CTA vs CML (CTA with ML Overlay)

Questions

Questions:

  • CTA strategies are popular, but often not suitable for a smaller set of markets, e.g. commodity sector alone.
  • Can we create a ML strategy capturing the main performance attributes of traditional CTA strategies?
  • Using the AiLA approach for trading strategy modelling.

Approach:

  • Replicate Momentum, Carry and Value CTA signals for ML training, based on public literature [Baz15].
  • Construct a long/short signal prediction model as described in the CTA ML modelling section.
  • Compare performance between traditional CTA signals vs ML signals, for 29 commodity markets typically included in indices like BCOM and GSCI.

[Baz15] J.Baz et al., Dissecting Investment Strategies in the Cross Section and Time Series (December 4, 2015). Available at SSRN:https://ssrn.com/abstract=2695101

Performance Comparison

  • For clear comparison, CTA and CML (CTA-ML) signals are produced in equivalent format and applied to the same market returns.
  • A performance difference therefore directly relates to the signals, and portfolios are compared with same daily risk.
  • A daily P&L correlation of 58% is obtained between the CML and CTA portfolios, indicating a substantial similarity with the performance from traditional CTA strategies.
  • At the same time, the CML portfolio indicate a significantly higher performance than the CTA strategies over the given history and on a risk adjusted basis.
  • It should be noted that in average CML hold positions less often than the CTA strategies and all results are ignoring transaction costs, expected to affect CML results the most.

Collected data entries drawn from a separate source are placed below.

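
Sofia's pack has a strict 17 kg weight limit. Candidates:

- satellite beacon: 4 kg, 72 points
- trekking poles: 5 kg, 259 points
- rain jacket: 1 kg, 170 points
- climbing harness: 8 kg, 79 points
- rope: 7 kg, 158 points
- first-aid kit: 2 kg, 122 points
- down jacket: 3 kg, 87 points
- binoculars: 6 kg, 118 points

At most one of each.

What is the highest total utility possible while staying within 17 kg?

756

Ranking by ratio (utility/kg): rain jacket 170.00, first-aid kit 61.00, trekking poles 51.80, down jacket 29.00.
Trekking poles + rain jacket + first-aid kit + down jacket + binoculars uses 17 of the 17 kg and totals 756.
That's the maximum — no swap from here does better than 756.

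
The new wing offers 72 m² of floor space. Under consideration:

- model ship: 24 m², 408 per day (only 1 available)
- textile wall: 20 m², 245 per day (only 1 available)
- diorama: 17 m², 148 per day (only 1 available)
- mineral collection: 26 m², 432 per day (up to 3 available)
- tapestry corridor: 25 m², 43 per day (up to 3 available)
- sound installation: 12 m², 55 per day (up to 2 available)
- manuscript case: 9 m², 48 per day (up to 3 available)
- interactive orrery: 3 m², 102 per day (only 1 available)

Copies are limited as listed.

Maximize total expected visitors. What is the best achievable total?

1114

By expected visitors per m²: interactive orrery 34.00, model ship 17.00, mineral collection 16.62 lead.
Filling by ratio: model ship + diorama + mineral collection + interactive orrery for 1090, with 2 m² left unused.
Dropping model ship frees 24 m²; slotting in mineral collection (26 m²) lifts the total to 1114 at 72 m².
No other feasible combination exceeds 1114.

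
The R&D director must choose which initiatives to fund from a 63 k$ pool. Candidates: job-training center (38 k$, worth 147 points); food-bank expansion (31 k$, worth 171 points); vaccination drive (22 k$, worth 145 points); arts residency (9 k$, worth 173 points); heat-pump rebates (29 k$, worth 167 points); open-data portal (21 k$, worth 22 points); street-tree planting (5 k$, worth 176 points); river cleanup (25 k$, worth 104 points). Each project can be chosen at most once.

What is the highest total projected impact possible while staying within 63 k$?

598

Taking vaccination drive + arts residency + street-tree planting + river cleanup: 61 k$ used, 598 in projected impact.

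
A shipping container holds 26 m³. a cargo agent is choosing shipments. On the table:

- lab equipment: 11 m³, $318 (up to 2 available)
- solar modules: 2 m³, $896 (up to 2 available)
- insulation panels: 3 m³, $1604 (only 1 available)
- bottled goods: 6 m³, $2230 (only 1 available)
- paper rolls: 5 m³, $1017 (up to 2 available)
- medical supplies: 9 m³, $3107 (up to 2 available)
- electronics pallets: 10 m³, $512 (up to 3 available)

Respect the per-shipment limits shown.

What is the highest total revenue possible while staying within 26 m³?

9610

Density check — insulation panels 534.67, solar modules 448.00, bottled goods 371.67 are the best per m³.
The ratio heuristic lands on 2×solar modules + insulation panels + bottled goods + medical supplies (8733) but leaves 4 m³ idle.
Replace bottled goods with medical supplies: the trade gains 877 net, giving 9610 at 25 m³.
The spare 1 m³ is too small for any remaining shipment, and no exchange beats 9610.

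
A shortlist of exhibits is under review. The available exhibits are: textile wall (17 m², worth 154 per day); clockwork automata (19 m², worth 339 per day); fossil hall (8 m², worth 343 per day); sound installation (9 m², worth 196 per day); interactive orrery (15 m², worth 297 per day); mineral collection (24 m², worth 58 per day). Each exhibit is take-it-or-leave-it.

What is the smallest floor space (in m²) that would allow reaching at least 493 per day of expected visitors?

Look for the lowest-floor combination reaching 493.
fossil hall + sound installation: 539 expected visitors at 17 m².
Below 17 m² the best achievable stays under 493.

17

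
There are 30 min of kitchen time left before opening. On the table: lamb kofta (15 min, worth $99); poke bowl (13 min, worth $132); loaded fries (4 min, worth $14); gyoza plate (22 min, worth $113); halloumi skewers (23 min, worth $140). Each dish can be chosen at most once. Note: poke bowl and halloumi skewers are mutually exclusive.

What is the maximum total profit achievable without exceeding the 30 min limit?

231

Density check — poke bowl 10.15, lamb kofta 6.60, halloumi skewers 6.09, gyoza plate 5.14 are the best per min.
The ratio ordering already packs tightly: lamb kofta + poke bowl, 28 min, 231.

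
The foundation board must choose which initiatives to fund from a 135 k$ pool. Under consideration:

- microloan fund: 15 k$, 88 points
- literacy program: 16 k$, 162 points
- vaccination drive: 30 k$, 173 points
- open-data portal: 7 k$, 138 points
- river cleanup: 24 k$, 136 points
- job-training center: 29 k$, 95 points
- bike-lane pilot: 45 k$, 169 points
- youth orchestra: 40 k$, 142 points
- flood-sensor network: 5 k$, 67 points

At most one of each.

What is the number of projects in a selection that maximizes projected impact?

Optimal total is 859.
One optimal bundle: microloan fund + literacy program + vaccination drive + open-data portal + river cleanup + job-training center + flood-sensor network (126 k$).
All optima have 7 projects.

7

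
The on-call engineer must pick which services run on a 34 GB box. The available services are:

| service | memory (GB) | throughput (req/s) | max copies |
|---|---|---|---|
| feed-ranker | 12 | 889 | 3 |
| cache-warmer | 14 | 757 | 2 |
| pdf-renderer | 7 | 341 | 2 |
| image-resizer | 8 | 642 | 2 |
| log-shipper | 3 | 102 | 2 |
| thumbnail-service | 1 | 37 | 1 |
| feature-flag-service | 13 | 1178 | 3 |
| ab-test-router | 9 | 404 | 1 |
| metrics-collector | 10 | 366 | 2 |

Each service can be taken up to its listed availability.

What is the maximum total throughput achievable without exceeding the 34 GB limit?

2998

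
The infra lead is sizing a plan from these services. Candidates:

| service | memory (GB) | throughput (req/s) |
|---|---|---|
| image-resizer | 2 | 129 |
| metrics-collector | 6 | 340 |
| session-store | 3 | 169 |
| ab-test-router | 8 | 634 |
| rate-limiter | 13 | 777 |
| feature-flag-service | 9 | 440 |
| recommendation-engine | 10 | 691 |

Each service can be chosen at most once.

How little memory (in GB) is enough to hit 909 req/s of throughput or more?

13

Look for the lowest-memory combination reaching 909.
Taking image-resizer + session-store + ab-test-router gives 932 (≥ 909) for 13 GB.
No combination under 13 GB hits 909.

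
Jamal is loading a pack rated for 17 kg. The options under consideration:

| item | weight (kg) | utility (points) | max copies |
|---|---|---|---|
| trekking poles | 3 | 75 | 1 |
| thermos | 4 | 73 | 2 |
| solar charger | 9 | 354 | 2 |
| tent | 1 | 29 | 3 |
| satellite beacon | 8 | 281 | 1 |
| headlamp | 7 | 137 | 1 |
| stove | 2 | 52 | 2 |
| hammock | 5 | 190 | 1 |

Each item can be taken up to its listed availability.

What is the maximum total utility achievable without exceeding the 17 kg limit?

By utility per kg: solar charger 39.33, hammock 38.00, satellite beacon 35.12, tent 29.00 lead.
A density-first pass picks solar charger + 3×tent + hammock — 631 at 17 kg.
The 8 kg tied up in 3×tent and hammock is better spent on satellite beacon — total rises to 635 (17 kg).
Every other selection either busts 17 kg or exceeds an availability limit or fails to beat 635.

635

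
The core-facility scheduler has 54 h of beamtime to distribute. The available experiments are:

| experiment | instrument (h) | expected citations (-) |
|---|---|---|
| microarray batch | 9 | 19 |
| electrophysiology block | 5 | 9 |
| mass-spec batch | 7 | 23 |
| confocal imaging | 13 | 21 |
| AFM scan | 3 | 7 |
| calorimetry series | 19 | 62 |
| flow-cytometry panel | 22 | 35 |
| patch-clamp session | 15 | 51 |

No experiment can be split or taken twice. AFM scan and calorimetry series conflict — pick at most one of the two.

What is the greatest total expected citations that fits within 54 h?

157

Best packing: mass-spec batch + confocal imaging + calorimetry series + patch-clamp session — 54 h, 157 total.
Runner-up microarray batch + mass-spec batch + calorimetry series + patch-clamp session tops out at 155.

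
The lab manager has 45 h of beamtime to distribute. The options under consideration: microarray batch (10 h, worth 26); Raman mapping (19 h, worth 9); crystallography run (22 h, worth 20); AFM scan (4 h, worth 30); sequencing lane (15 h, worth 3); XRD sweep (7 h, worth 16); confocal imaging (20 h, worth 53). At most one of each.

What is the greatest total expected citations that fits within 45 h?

125

Microarray batch + AFM scan + XRD sweep + confocal imaging uses 41 of the 45 h and totals 125.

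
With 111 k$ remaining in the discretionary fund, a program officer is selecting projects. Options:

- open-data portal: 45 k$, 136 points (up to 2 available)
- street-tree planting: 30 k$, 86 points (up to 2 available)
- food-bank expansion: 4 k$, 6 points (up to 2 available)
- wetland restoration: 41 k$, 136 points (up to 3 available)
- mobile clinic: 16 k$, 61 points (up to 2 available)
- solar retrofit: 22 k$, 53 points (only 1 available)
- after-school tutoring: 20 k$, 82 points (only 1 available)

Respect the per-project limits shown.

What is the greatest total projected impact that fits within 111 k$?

371

Filling by ratio: 2×food-bank expansion + wetland restoration + 2×mobile clinic + after-school tutoring for 352, with 10 k$ left unused.
Dropping food-bank expansion and mobile clinic frees 20 k$; slotting in street-tree planting (30 k$) lifts the total to 371 at 111 k$.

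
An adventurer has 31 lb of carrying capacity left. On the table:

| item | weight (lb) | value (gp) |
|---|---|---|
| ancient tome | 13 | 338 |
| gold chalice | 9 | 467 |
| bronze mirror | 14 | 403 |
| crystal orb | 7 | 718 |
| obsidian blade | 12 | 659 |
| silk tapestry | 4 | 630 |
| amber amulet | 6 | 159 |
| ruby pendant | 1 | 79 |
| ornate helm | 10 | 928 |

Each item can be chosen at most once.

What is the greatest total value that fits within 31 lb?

2822

The ratio ordering already packs tightly: gold chalice + crystal orb + silk tapestry + ruby pendant + ornate helm, 31 lb, 2822.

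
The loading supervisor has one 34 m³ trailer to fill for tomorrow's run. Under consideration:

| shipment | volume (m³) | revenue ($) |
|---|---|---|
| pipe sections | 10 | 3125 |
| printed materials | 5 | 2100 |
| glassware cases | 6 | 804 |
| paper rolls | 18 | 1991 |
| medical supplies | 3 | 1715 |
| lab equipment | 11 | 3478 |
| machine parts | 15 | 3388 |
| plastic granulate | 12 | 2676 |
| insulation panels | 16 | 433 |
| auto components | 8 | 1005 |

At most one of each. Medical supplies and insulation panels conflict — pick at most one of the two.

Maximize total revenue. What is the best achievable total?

10681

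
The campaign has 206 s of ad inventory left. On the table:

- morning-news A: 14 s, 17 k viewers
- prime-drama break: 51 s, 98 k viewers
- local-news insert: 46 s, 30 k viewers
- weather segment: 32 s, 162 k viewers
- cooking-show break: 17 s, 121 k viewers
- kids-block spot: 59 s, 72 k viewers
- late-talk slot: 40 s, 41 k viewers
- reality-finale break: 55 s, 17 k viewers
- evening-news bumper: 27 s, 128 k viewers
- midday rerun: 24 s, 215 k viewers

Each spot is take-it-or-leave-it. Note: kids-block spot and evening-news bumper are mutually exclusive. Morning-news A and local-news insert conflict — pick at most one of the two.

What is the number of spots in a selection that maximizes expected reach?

The maximum expected reach within 206 s is 782.
One optimal bundle: morning-news A + prime-drama break + weather segment + cooking-show break + late-talk slot + evening-news bumper + midday rerun (205 s).
Any selection reaching 782 contains exactly 7 spots.

7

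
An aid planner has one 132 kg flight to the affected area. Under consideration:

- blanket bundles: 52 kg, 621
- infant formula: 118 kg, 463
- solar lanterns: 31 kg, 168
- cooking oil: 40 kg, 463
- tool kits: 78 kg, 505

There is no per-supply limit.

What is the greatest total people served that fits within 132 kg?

1547

The ratio heuristic lands on 2×blanket bundles (1242) but leaves 28 kg idle.
Dropping blanket bundles frees 52 kg; slotting in 2×cooking oil (80 kg) lifts the total to 1547 at 132 kg.
Nothing else within 132 kg beats 1547.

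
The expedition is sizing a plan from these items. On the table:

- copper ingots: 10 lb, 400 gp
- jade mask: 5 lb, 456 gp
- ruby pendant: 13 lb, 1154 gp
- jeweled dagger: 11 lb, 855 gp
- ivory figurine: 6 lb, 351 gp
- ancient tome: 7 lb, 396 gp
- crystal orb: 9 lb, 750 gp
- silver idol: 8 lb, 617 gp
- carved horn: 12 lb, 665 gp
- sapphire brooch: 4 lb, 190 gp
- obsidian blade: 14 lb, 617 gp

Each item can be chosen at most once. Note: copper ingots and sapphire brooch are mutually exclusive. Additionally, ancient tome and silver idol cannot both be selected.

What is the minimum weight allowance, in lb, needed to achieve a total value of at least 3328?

41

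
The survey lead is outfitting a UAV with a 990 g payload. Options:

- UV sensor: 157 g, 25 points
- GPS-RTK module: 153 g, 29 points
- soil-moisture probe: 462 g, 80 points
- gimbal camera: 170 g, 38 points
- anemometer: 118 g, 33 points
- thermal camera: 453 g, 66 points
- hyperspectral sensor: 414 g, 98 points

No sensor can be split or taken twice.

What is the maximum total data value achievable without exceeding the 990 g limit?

GPS-RTK module + gimbal camera + anemometer + hyperspectral sensor uses 855 of the 990 g and totals 198.
Next best is anemometer + thermal camera + hyperspectral sensor at 197 (985 g) — short by 1.

198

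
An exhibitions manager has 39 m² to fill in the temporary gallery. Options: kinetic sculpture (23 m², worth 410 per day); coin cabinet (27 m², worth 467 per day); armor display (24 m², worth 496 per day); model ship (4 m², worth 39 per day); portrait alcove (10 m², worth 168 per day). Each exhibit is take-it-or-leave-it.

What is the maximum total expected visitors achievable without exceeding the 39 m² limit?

Armor display + model ship + portrait alcove uses 38 of the 39 m² and totals 703.
The closest alternative, armor display + portrait alcove, reaches only 664.

703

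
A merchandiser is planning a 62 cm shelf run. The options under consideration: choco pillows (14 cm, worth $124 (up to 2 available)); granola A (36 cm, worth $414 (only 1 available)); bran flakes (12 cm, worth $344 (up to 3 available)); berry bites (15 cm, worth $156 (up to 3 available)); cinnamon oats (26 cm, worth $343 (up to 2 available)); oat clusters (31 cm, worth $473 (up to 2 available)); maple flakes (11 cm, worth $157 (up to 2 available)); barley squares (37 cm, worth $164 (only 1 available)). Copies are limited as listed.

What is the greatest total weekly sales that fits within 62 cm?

1375

A density-first pass picks 3×bran flakes + 2×maple flakes — 1346 at 58 cm.
Dropping 2×maple flakes frees 22 cm; slotting in cinnamon oats (26 cm) lifts the total to 1375 at 62 cm.
Nothing else within 62 cm beats 1375.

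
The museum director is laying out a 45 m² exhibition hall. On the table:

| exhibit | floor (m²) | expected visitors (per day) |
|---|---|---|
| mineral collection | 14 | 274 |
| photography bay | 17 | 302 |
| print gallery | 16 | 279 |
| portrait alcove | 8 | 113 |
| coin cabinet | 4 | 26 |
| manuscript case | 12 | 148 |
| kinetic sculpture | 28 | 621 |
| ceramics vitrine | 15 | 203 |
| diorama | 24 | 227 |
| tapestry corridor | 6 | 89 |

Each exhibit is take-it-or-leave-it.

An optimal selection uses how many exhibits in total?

The maximum expected visitors within 45 m² is 923.
For example photography bay + kinetic sculpture achieves it, using 45 m².
Any selection reaching 923 contains exactly 2 exhibits.

2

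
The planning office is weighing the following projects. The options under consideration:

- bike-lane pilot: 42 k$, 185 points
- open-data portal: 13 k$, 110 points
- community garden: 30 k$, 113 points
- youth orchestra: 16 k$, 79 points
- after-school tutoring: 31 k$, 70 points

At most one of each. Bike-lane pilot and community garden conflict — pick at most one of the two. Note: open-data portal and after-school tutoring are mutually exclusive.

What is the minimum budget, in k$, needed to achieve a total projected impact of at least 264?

55

Minimise k$ subject to total projected impact ≥ 264.
Taking bike-lane pilot + open-data portal gives 295 (≥ 264) for 55 k$.
Below 55 k$ the best achievable stays under 264.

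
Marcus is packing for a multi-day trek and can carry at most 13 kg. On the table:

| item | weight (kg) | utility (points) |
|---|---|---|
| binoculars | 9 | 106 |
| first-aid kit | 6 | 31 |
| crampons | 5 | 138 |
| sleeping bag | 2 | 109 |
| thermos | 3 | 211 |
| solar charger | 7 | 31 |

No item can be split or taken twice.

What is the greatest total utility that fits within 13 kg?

Crampons + sleeping bag + thermos uses 10 of the 13 kg and totals 458.
The spare 3 kg is too small for any remaining item, and no exchange beats 458.

458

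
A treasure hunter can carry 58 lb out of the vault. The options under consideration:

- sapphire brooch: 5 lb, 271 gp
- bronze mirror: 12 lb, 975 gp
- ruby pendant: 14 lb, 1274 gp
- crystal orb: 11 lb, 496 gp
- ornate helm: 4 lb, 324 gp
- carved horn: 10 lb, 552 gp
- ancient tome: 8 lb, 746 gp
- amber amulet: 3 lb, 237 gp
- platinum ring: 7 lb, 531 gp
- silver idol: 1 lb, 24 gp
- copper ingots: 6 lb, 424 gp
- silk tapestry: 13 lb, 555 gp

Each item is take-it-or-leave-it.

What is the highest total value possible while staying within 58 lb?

Ranking by ratio (value/lb): ancient tome 93.25, ruby pendant 91.00, bronze mirror 81.25.
Filling by ratio: bronze mirror + ruby pendant + ornate helm + ancient tome + amber amulet + platinum ring + silver idol + copper ingots for 4535, with 3 lb left unused.
Dropping silver idol and copper ingots frees 7 lb; slotting in carved horn (10 lb) lifts the total to 4639 at 58 lb.
An exhaustive check of the 4096 subsets confirms 4639.

4639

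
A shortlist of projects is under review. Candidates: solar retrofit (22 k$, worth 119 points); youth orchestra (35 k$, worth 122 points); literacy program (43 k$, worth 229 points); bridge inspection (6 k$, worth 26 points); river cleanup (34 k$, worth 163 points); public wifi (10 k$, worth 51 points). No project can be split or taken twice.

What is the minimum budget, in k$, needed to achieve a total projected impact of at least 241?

Need the lightest bundle worth ≥ 241.
literacy program + bridge inspection reaches 255 using 49 k$.
No combination under 49 k$ hits 241.

49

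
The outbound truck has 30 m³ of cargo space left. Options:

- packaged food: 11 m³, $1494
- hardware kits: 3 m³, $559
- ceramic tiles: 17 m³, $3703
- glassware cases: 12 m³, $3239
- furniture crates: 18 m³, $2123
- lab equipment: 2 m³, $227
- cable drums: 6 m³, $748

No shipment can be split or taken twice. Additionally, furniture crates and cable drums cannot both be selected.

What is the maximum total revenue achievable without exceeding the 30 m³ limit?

6942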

(* The returns used are based on the front month contract for each market, typically rolled a couple of weeks before the contract expiry)

Performance Breakdown

  • The role of timing is studied by masking out days when CML have non-zero positions for the individual markets.
  • Applying the position mask to CTA signals, indicates an enhancement using CTA signals on days selected by CML.
  • CML performance is broken down into contributions from days with different types of CTA signals, i.e. same/different to CML signal, or CTA signal being classified as zero.
  • Most days with a CML position belong to the same signal category, also indicated by the CML vs CTA correlation.
  • CML performance on days in same or zero CTA signal category indicate a sizable positive CML contribution.
  • CML performance on days in the different CTA signal category indicate that CML is more often right than CTA, however, also a weaker performance when signals disagree.

(* For the comparison of CTA and CML signals, the net CTA signal on a given day is classified by belonging to either a long, short or zero signal group)

Conclusions

  • The AiLA methodology for investment strategy modelling was used to create a long/short prediction model which appears to capture the main performance characteristics of traditional CTA strategies.
  • The CML (CTA-ML) strategy was trained using three CTA signals (Momentum, Carry and Value) from public literature and the performance was compared based on 29 liquid commodity markets, being the typical constituents of indices like BCOM and GSCI.
  • The CML strategy indicates substantial overlap with the CTA strategy performance, as well as a significantly higher risk adjusted return.
  • A break down of the results suggest that the CML excess performance originate both from the signal timing, in terms of the smaller sub-set of days when CML decide to generate non-zero signals, as well as from generating different signal values compared to the CTA strategies.
  • It should be noted that the study was made without considering transaction costs, which are expected to affect the CML results more negatively than the traditional CTA results.